Here are some of the tax situations that can affect your tax bracket, and affect your overall wealth:
Distributions = Taxable Income
Unless you have a Roth account, your retirement account withdrawals count as taxable income. Depending on how much you withdraw each year, you could see an increase in what you owe. Your distributions could put you in a higher tax bracket.
If you have relatively modest retirement needs, then this usually isn’t a huge problem. Modest living can mean that you end up in a lower tax bracket during retirement. However, if you are still meeting debt obligations, and if you are pursuing expensive hobbies or travel, you might need to withdraw more money in order to meet your requirements. This means higher taxes, especially if you continue to work during retirement on top of withdrawing money from your account.
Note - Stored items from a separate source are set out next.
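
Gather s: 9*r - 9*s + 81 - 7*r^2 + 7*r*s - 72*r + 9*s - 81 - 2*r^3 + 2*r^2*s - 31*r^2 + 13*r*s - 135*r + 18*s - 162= -2*r^3 - 38*r^2 - 198*r + s*(2*r^2 + 20*r + 18) - 162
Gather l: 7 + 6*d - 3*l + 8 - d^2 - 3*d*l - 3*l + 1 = -d^2 + 6*d + l*(-3*d - 6) + 16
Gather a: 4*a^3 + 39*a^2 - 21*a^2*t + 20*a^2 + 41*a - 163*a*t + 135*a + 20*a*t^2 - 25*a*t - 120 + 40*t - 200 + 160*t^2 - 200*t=4*a^3 + a^2*(59 - 21*t) + a*(20*t^2 - 188*t + 176) + 160*t^2 - 160*t - 320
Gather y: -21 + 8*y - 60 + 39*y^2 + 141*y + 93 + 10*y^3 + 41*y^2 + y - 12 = 10*y^3 + 80*y^2 + 150*y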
Required Minimum Distributions
Maybe you don’t necessarily need to withdraw a lot of money from your retirement account. Once you reach the age of 70 1/2, though, what you require during retirement might not matter so much. You have to take required minimum distributions (RMDs) from every retirement account except a Roth IRA.
These RMDs are figured based on your life expectancy and the size of your nest egg. If you don’t take the required amount each year, you are hit with penalties. However, taking the RMDs can lead to putting you in a higher tax bracket.
Rolling Your Retirement Account To A Roth IRA
Almost all of these tax issues can be solved by rolling your qualified retirement account over to a Roth IRA. You don’t pay income tax on your Roth IRA withdrawals, and you aren’t forced to take RMDs with a Roth IRA.
However, rolling over your retirement account comes with its own tax consequences. While anyone, at any income level, can roll over a qualified account, there are still tax hits. First of all, if you have your money in a deferred account, you haven’t paid taxes on your contributions, so you will have to remedy that situation. The IRS will consider the amount you roll over as income, and you will be taxed at your marginal rate.
You can roll all of the money over at once, and pay the taxes to get it over with, or you can roll over a portion of your retirement account a little at a time to spread out the tax impact. Before making the decision, consult a knowledgeable financial professional about the tax implications. You should work out a plan that helps you minimize your taxes in retirement.